Under these circumstances, therefore, the trial court impermissibly substituted its judgment for that of the commission without a factual basis for doing so. Accordingly, we hold that the trial court erred in applying its interpretation of 1-19(b)(4) to thwart disclosure when there were no facts in the record to support such an application of the statute.

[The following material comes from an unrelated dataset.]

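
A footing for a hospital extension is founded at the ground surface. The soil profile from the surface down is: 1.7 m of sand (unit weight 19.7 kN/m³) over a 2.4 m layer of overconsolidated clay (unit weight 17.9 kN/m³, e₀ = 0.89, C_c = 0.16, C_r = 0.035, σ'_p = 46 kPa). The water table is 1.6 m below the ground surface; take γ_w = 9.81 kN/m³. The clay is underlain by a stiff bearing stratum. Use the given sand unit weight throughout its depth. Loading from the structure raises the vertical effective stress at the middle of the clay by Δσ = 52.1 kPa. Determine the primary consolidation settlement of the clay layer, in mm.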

We note that our decision does not reach the substantive merits of the plaintiffs' exemption claim under 1-19(b)(4). We need not, nor can we decide, on the basis of the state of the record before this court, whether invoices for legal services that bear only the name of the attorney or law firm and the amount of the billing might, under other circumstances, pertain to strategy and negotiations in pending litigation. While the commission may have erroneously reasoned that such invoices never pertain to strategy and negotiations, it correctly concluded that the city failed to demonstrate that the requested records are exempt from disclosure under any state or federal statute. Where as here, one of the stated reasons is sufficient to support the action of the commission, then that action should be sustained by the court. See Burnham v. Planning Zoning Commission, 189 Conn. 261, 265, 455 A.2d 339 (1983); Goldberg v. Zoning Commission, 173 Conn. 23, 25, 376 A.2d 385 (1977). Accordingly, we hold that the commission's order of disclosure was proper because the city failed to establish on the record that the requested information falls within any exemption under the Freedom of Information Act. See Hartford v. Freedom of Information Commission, supra, 435.